We live in a culture where "busy-ness" and goal achievement are measure of our success. With the New Year comes a flood of blog posts and advice-driven articles focused on how to achieve success, monetary goals and career dreams in 2016. We are directed to "manifest" our desires with secret steps, formulas and meditations. We are demoralised for failing to achieve as it must mean we are not operating at the right vibration. I thought it would be refreshing to take a different slant on setting intentions for the New Year. What if we were to focus on what makes us and others around us happy? What if we were to measure our success on how fulfilled we feel at the end of the day rather than the dollar value of our "achievement". Perhaps we would all be operating at a higher vibration - without trying. My tips on ensuring that 2016 is the best year ever are simple but will have maximum impact
- Focus on what makes your heart sing: Rather than being "task masters" at setting goals, timeframes, resource lists and contingency plans for obstacles to monetary or tangible gains in 2016, what if we were to write a list of 100 things we would love to do in the coming year? 100 things that makes our heart sing; be it travel, food, activities, business or spending time with loved ones. If we were to focus on crossing off as many things as we can on this list, I guarantee we would be more happier than we would using a boot-camp approach to goal setting, reviews and re-evaluations. Give it a go this week - just writing this list can be so much fun!

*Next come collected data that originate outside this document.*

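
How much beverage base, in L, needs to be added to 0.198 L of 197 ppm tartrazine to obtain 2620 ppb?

2620 ppb = 2.62 ppm.
V₂ = C₁V₁/C₂ = 197 × 0.198 / 2.62 = 14.9 L.
Diluent to add = V₂ − V₁ = 14.9 − 0.198 = 14.7 L.

14.7 L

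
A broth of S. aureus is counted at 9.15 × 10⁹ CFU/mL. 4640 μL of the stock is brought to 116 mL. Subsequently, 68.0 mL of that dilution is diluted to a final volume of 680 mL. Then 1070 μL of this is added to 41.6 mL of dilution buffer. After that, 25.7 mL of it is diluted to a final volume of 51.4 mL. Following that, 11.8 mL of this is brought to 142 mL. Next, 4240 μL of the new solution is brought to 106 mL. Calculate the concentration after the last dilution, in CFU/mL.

1530 CFU/mL

Overall dilution factor = 25 × 10 × 39.88 × 2 × 12.03 × 25 = 6.00 × 10⁶.
9.15 × 10⁹ CFU/mL / 6.00 × 10⁶ = 1530 CFU/mL.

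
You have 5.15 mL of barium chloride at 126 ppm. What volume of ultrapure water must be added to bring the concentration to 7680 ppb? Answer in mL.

7680 ppb = 7.68 ppm.
V₂ = C₁V₁/C₂ = 126 × 5.15 / 7.68 = 84.5 mL.
Diluent to add = V₂ − V₁ = 84.5 − 5.15 = 79.3 mL.

79.3 mL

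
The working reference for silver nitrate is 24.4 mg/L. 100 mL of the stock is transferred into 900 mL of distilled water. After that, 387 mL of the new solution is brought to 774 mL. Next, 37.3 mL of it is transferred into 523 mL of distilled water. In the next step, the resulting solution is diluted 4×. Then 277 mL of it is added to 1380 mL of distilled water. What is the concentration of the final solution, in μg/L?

3.39 μg/L

Overall dilution factor = 10 × 2 × 15.02 × 4 × 5.982 = 7189.
24.4 mg/L / 7189 = 3.39 × 10⁻³ mg/L = 3.39 μg/L.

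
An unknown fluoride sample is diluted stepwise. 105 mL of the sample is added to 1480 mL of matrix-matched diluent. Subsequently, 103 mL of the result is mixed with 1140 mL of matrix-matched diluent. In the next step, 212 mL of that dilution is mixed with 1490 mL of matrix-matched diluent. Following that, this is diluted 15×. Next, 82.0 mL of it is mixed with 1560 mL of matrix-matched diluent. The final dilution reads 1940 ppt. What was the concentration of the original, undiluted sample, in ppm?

852 ppm

Overall dilution factor = 15.10 × 12.07 × 8.028 × 15 × 20.02 = 4.39 × 10⁵.
Original = 1940 ppt × 4.39 × 10⁵ = 8.52 × 10⁸ ppt = 852 ppm.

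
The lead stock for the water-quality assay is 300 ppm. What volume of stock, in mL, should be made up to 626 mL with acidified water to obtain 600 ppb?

600 ppb = 0.600 ppm.
V₁ = C₂V₂/C₁ = 0.600 × 626 / 300 = 1.25 mL.

1.25 mL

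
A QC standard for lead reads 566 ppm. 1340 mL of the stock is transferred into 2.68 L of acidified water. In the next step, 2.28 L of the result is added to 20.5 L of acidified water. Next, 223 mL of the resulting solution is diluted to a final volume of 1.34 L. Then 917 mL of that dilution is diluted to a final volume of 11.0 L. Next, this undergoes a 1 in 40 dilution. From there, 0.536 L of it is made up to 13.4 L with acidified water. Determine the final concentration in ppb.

0.262 ppb

Overall dilution factor = 3 × 9.991 × 6.009 × 12.00 × 40 × 25 = 2.16 × 10⁶.
566 ppm / 2.16 × 10⁶ = 2.62 × 10⁻⁴ ppm = 0.262 ppb.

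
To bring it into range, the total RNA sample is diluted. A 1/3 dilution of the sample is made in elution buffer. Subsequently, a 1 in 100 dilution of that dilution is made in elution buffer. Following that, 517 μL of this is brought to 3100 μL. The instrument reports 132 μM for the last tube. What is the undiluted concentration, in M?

Overall dilution factor = 3 × 100 × 5.996 = 1799.
Original = 132 μM × 1799 = 2.37 × 10⁵ μM = 0.237 M.

0.237 M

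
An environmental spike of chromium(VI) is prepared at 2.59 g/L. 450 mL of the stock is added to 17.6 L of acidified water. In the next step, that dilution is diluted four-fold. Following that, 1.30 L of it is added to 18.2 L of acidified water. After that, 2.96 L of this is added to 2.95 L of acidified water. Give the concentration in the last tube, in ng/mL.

539 ng/mL

Overall dilution factor = 40.11 × 4 × 15 × 1.997 = 4805.
2.59 g/L / 4805 = 5.39 × 10⁻⁴ g/L = 539 ng/mL.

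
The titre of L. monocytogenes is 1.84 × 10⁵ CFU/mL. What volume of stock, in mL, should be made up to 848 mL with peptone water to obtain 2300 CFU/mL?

10.6 mL

V₁ = C₂V₂/C₁ = 2300 × 848 / 1.84 × 10⁵ = 10.6 mL.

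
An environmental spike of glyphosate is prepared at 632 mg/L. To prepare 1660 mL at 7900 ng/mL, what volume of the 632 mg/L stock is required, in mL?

20.8 mL

7900 ng/mL = 7.90 mg/L.
V₁ = C₂V₂/C₁ = 7.90 × 1660 / 632 = 20.8 mL.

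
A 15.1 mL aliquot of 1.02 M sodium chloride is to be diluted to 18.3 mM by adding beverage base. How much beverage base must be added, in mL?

827 mL

18.3 mM = 0.0183 M.
V₂ = C₁V₁/C₂ = 1.02 × 15.1 / 0.0183 = 842 mL.
Diluent to add = V₂ − V₁ = 842 − 15.1 = 827 mL.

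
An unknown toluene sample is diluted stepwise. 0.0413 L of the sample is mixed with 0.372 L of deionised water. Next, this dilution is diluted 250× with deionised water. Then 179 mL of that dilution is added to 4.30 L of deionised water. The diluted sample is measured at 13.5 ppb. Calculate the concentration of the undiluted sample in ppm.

Overall dilution factor = 10.01 × 250 × 25.02 = 6.26 × 10⁴.
Original = 13.5 ppb × 6.26 × 10⁴ = 8.45 × 10⁵ ppb = 845 ppm.

845 ppm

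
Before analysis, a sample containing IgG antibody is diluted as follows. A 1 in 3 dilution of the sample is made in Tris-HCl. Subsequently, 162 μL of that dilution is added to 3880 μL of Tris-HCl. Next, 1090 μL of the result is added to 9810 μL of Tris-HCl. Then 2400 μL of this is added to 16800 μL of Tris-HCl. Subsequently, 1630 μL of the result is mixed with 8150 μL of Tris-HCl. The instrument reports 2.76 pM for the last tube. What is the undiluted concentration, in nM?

99.2 nM

Overall dilution factor = 3 × 24.95 × 10 × 8 × 6 = 3.59 × 10⁴.
Original = 2.76 pM × 3.59 × 10⁴ = 9.92 × 10⁴ pM = 99.2 nM.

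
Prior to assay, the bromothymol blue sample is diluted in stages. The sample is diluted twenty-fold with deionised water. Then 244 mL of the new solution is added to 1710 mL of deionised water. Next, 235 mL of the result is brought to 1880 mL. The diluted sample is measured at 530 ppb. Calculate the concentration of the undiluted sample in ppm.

679 ppm

Overall dilution factor = 20 × 8.008 × 8 = 1281.
Original = 530 ppb × 1281 = 6.79 × 10⁵ ppb = 679 ppm.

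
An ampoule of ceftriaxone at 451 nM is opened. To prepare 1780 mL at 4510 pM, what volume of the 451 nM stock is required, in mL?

17.8 mL

4510 pM = 4.51 nM.
V₁ = C₂V₂/C₁ = 4.51 × 1780 / 451 = 17.8 mL.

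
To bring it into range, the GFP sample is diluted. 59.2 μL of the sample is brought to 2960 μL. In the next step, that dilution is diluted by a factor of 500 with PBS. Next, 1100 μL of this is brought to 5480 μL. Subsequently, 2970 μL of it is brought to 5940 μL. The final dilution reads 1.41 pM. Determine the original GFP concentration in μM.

Overall dilution factor = 50 × 500 × 4.982 × 2 = 2.49 × 10⁵.
Original = 1.41 pM × 2.49 × 10⁵ = 3.51 × 10⁵ pM = 0.351 μM.

0.351 μM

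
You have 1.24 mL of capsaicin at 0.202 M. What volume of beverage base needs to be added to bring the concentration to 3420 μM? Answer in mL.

72.0 mL

3420 μM = 3.42 × 10⁻³ M.
V₂ = C₁V₁/C₂ = 0.202 × 1.24 / 3.42 × 10⁻³ = 73.2 mL.
Diluent to add = V₂ − V₁ = 73.2 − 1.24 = 72.0 mL.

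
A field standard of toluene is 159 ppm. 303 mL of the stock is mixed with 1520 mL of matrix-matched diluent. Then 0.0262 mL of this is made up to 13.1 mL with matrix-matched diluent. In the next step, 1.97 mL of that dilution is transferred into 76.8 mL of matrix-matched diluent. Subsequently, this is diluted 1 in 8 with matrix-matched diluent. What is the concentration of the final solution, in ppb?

0.165 ppb

Overall dilution factor = 6.017 × 500 × 39.98 × 8 = 9.62 × 10⁵.
159 ppm / 9.62 × 10⁵ = 1.65 × 10⁻⁴ ppm = 0.165 ppb.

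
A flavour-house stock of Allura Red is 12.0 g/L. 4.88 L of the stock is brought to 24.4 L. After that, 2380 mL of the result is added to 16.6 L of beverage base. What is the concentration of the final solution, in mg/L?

301 mg/L

Overall dilution factor = 5 × 7.975 = 39.9.
12.0 g/L / 39.9 = 0.301 g/L = 301 mg/L.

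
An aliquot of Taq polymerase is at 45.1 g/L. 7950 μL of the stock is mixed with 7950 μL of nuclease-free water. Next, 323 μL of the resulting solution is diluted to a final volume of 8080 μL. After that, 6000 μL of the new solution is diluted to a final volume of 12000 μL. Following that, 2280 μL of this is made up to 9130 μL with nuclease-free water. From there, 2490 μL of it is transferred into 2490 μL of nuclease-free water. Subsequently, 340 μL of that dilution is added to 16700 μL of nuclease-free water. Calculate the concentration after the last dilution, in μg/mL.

Overall dilution factor = 2 × 25.02 × 2 × 4.004 × 2 × 50.12 = 4.02 × 10⁴.
45.1 g/L / 4.02 × 10⁴ = 1.12 × 10⁻³ g/L = 1.12 μg/mL.

1.12 μg/mL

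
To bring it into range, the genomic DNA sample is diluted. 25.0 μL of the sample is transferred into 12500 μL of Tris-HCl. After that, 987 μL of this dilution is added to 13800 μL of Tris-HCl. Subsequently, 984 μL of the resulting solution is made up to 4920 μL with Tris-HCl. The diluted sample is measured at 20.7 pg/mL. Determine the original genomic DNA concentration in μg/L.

777 μg/L

Overall dilution factor = 501 × 14.98 × 5 = 3.75 × 10⁴.
Original = 20.7 pg/mL × 3.75 × 10⁴ = 7.77 × 10⁵ pg/mL = 777 μg/L.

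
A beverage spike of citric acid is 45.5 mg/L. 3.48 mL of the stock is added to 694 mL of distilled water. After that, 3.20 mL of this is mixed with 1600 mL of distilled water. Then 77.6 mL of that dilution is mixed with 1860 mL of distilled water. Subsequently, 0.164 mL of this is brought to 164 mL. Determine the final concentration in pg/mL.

0.0181 pg/mL

Overall dilution factor = 200.4 × 501 × 24.97 × 1000 = 2.51 × 10⁹.
45.5 mg/L / 2.51 × 10⁹ = 1.81 × 10⁻⁸ mg/L = 0.0181 pg/mL.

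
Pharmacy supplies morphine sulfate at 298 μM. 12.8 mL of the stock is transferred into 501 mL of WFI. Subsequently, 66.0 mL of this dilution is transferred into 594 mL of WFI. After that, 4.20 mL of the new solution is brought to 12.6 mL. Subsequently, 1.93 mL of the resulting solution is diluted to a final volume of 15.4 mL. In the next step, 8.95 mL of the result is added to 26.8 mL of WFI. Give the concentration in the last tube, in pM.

7760 pM

Overall dilution factor = 40.14 × 10 × 3 × 7.979 × 3.994 = 3.84 × 10⁴.
298 μM / 3.84 × 10⁴ = 7.76 × 10⁻³ μM = 7760 pM.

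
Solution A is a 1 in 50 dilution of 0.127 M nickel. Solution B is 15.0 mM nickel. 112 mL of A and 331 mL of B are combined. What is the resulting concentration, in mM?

C_A = 0.127 M / 50 = 2.54 × 10⁻³ M.
C_B = 15.0 mM = 0.0150 M.
C_mix = (C_A·V_A + C_B·V_B)/(V_A + V_B) = (2.54 × 10⁻³×112 + 0.0150×331) / 443.0 = 0.0118 M = 11.8 mM.

11.8 mM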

- Show gratitude: Whilst being positive is often short lived, gratitude allows us to appreciate the value of people and circumstances in our lives, enabling us to celebrate the present and magnify the pleasures we get from life. There’s even evidence, including a study by psychologist Alex Wood in the Journal of Research in Personality, showing that gratitude can reduce the frequency and duration of episodes of depression. An easy method to develop the practice of gratitude is to keep a gratitude journal, which basically consists of writing down every day a list of three to ten things for which you are grateful. You can do this first thing in the morning or before going to bed at night. Another simple way is to remember to thank and be grateful for everyone in your life.
Pursue your passion and work less: Five regrets people have at their death bed is that they wish they had:
- Not worked so hard,
- Stayed in touch with friends
- Let themselves be happier
- Had the courage to express their true selves
- Lived life true to their dreams instead of what others expected from them.
Don't end up being someone who resonates with this list. Pursue what your heart wants, keep those who matter close, and work only to live (not the other way around!).
- Give something back: Imagine a world where everyone did just one daily kind or compassionate deed for someone else. The world would certainly be a much happier place.
- Spend time in nature: The health benefits of time spent in the outdoors include increased immunity, lowered levels of stress and higher vitamin D levels. Spend time reading in the sun, lazing on the beach, watching the sunset or exploring some of the beautiful national parks in your local area.